Récemment, les Islandais se sont offert le luxe d’anticiper le remboursement de leur dette de 1,25 milliard d’euros, contractée auprès du FMI. Un reliquat destiné à faire face à l’effondrement en 2008, à la suite de l’onde de choc internationale causée par la faillite de la banque américaine Lehmann Brothers et des trois mégabanques privées (Kaupthing, Glitnir, et surtout Landsbanki à travers sa filiale Icesave), dont les activités étaient hautement spéculatives. En tout, la dette cumulée laissée par ces banques s’élevait à dix fois le PIB du pays !

L’Islande a pourtant échappé au chaos. Le gouvernement, issu d’une alliance social-démocrate associée à la Gauche verte, s’est donné de l’air en utilisant une méthode qui défie l’orthodoxie économique. Le pays a temporairement nationalisé ses trois banques privées, a dévalué sa monnaie et, surtout, après deux référendums, a refusé de payer la dette des banques privées.

« Les grandes banques ont été mises en ­liquidation, les créanciers ­assumant les risques en n’étant remboursés qu’à hauteur des actifs disponibles », résume Dominique Plihon. Et, malgré la pression mise par les principaux pays créanciers (Royaume-Uni et Pays-Bas), ainsi que par l’UE et le Fonds monétaire international, « le plan d’ajustement négocié initialement a été rejeté et remplacé par un accord beaucoup plus favorable à l’Islande, se traduisant par un rééchelonnement significatif de la dette et par des taux d’intérêt plus bas ». Ces éléments, combinés au fait que l’Islande a pu procéder à une forte dévaluation de sa monnaie, lui ont permis de sortir rapidement de la crise après une brève récession.

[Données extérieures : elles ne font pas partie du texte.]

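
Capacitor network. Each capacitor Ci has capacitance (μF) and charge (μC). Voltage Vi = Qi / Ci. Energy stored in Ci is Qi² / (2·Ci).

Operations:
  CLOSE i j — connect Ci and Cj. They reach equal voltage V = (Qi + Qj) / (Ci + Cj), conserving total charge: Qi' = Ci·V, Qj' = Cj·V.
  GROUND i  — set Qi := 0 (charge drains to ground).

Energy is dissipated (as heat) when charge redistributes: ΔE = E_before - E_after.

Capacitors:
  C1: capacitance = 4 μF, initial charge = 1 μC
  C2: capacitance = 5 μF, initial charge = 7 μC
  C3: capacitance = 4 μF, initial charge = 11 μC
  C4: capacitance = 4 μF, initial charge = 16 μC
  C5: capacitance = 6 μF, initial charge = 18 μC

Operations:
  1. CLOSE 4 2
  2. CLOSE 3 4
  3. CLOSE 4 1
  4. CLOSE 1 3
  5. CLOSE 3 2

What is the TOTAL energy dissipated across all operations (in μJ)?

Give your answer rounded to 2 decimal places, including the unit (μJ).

Answer: 15.05 μJ

Derivation:
Initial: C1(4μF, Q=1μC, V=0.25V), C2(5μF, Q=7μC, V=1.40V), C3(4μF, Q=11μC, V=2.75V), C4(4μF, Q=16μC, V=4.00V), C5(6μF, Q=18μC, V=3.00V)
Op 1: CLOSE 4-2: Q_total=23.00, C_total=9.00, V=2.56; Q4=10.22, Q2=12.78; dissipated=7.511
Op 2: CLOSE 3-4: Q_total=21.22, C_total=8.00, V=2.65; Q3=10.61, Q4=10.61; dissipated=0.038
Op 3: CLOSE 4-1: Q_total=11.61, C_total=8.00, V=1.45; Q4=5.81, Q1=5.81; dissipated=5.773
Op 4: CLOSE 1-3: Q_total=16.42, C_total=8.00, V=2.05; Q1=8.21, Q3=8.21; dissipated=1.443
Op 5: CLOSE 3-2: Q_total=20.99, C_total=9.00, V=2.33; Q3=9.33, Q2=11.66; dissipated=0.282
Total dissipated: 15.047 μJ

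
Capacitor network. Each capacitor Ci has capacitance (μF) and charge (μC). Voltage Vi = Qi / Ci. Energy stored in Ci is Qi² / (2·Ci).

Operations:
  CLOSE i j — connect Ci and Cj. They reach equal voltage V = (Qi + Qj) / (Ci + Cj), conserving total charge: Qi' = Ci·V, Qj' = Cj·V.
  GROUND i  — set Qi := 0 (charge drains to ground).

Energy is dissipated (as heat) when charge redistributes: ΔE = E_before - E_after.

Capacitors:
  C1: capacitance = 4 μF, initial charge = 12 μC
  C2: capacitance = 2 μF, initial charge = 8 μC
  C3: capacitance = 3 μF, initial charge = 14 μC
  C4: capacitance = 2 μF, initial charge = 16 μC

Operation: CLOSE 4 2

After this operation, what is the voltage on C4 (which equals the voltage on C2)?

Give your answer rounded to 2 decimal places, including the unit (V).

Answer: 6.00 V

Derivation:
Initial: C1(4μF, Q=12μC, V=3.00V), C2(2μF, Q=8μC, V=4.00V), C3(3μF, Q=14μC, V=4.67V), C4(2μF, Q=16μC, V=8.00V)
Op 1: CLOSE 4-2: Q_total=24.00, C_total=4.00, V=6.00; Q4=12.00, Q2=12.00; dissipated=8.000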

Le pays n’a pas pour autant effacé totalement la dette des banques privées. « Dans le dossier Icesave, on ne sait pas pour l’instant ce que les Islandais devront rembourser et avec quels taux d’intérêt. C’est une épée de Damoclès », souligne Michel Sallé. Britanniques et Néerlandais ont en effet traîné l’Islande devant la Cour de justice de l’Association européenne de libre-échange, et l’Union européenne a annoncé qu’elle sera partie prenante au procès. Reste que, pour Dominique Plihon, cette expérience islandaise montre que « seules la résistance populaire et les luttes sociales pourront conduire à l’abandon des politiques d’austérité » dans la zone euro.

A lire :

– -« Deux expériences de sortie de crise : Argentine et Islande, quelles leçons pour les pays européens ? », Dominique Plihon, Les Temps nouveaux n° 4, février 2012.

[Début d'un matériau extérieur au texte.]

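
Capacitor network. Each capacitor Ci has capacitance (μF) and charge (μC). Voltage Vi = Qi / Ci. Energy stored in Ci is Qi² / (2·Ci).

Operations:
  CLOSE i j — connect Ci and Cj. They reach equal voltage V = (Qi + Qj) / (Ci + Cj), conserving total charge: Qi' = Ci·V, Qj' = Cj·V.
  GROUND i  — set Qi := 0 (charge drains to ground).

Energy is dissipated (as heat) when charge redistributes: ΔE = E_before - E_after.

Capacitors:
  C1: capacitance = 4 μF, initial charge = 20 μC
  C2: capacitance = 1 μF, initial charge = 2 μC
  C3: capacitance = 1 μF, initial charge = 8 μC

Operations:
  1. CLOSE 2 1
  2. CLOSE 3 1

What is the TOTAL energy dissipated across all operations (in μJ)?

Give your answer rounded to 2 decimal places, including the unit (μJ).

Initial: C1(4μF, Q=20μC, V=5.00V), C2(1μF, Q=2μC, V=2.00V), C3(1μF, Q=8μC, V=8.00V)
Op 1: CLOSE 2-1: Q_total=22.00, C_total=5.00, V=4.40; Q2=4.40, Q1=17.60; dissipated=3.600
Op 2: CLOSE 3-1: Q_total=25.60, C_total=5.00, V=5.12; Q3=5.12, Q1=20.48; dissipated=5.184
Total dissipated: 8.784 μJ

Answer: 8.78 μJ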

–20 ans d’aveuglement, l’Europe au bord du gouffre, Les économistes atterrés, éditions Les liens qui libèrent, 2011.

-AAA, audit, annulation, autre politique, Damien Millet, Éric Toussaint, éditions du Seuil, 2012.

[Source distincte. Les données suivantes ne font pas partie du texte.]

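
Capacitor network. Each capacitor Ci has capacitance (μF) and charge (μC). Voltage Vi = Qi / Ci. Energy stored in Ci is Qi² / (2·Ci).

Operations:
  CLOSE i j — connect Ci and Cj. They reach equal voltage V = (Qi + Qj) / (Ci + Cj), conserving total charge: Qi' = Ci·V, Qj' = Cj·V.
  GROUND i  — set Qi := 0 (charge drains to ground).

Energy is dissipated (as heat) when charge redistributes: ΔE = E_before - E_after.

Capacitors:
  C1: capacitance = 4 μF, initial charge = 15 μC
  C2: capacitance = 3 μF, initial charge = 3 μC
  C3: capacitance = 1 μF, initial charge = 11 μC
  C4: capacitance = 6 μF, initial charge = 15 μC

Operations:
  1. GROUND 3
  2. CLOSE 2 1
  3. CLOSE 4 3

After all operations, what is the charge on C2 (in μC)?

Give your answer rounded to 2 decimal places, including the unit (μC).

Initial: C1(4μF, Q=15μC, V=3.75V), C2(3μF, Q=3μC, V=1.00V), C3(1μF, Q=11μC, V=11.00V), C4(6μF, Q=15μC, V=2.50V)
Op 1: GROUND 3: Q3=0; energy lost=60.500
Op 2: CLOSE 2-1: Q_total=18.00, C_total=7.00, V=2.57; Q2=7.71, Q1=10.29; dissipated=6.482
Op 3: CLOSE 4-3: Q_total=15.00, C_total=7.00, V=2.14; Q4=12.86, Q3=2.14; dissipated=2.679
Final charges: Q1=10.29, Q2=7.71, Q3=2.14, Q4=12.86

Answer: 7.71 μC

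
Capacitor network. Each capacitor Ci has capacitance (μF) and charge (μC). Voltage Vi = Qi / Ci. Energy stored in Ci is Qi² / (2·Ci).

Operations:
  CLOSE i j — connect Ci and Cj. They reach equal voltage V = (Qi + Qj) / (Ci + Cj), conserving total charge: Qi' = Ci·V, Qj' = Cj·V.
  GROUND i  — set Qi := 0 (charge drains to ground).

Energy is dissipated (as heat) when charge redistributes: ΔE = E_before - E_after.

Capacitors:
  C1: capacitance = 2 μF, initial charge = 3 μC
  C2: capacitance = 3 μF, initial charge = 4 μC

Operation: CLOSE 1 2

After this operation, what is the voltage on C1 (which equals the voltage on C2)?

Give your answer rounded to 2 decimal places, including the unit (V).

Initial: C1(2μF, Q=3μC, V=1.50V), C2(3μF, Q=4μC, V=1.33V)
Op 1: CLOSE 1-2: Q_total=7.00, C_total=5.00, V=1.40; Q1=2.80, Q2=4.20; dissipated=0.017

Answer: 1.40 V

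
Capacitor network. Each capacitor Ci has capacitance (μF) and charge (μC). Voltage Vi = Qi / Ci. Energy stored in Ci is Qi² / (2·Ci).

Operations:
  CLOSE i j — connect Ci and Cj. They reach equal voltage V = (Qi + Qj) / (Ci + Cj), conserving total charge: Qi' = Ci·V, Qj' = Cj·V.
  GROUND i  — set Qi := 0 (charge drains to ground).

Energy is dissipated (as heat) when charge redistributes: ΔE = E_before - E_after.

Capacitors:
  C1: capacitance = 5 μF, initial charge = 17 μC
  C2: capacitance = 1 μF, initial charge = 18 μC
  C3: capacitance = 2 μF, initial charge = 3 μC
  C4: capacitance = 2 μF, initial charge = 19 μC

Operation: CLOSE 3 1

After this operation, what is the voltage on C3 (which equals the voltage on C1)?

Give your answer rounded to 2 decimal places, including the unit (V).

Answer: 2.86 V

Derivation:
Initial: C1(5μF, Q=17μC, V=3.40V), C2(1μF, Q=18μC, V=18.00V), C3(2μF, Q=3μC, V=1.50V), C4(2μF, Q=19μC, V=9.50V)
Op 1: CLOSE 3-1: Q_total=20.00, C_total=7.00, V=2.86; Q3=5.71, Q1=14.29; dissipated=2.579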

[^2]: Michel Sallé est docteur en science politique et auteur d’une thèse sur l’Islande contemporaine. Il est membre de l’association France-Islande et publie régulièrement des « chroniques islandaises ».

[^3]: « Islande : Non et encore non ! », Yvette Krolikowski, Mike Krolikowski et Damien Millet, CADTM, 11 avril 2011.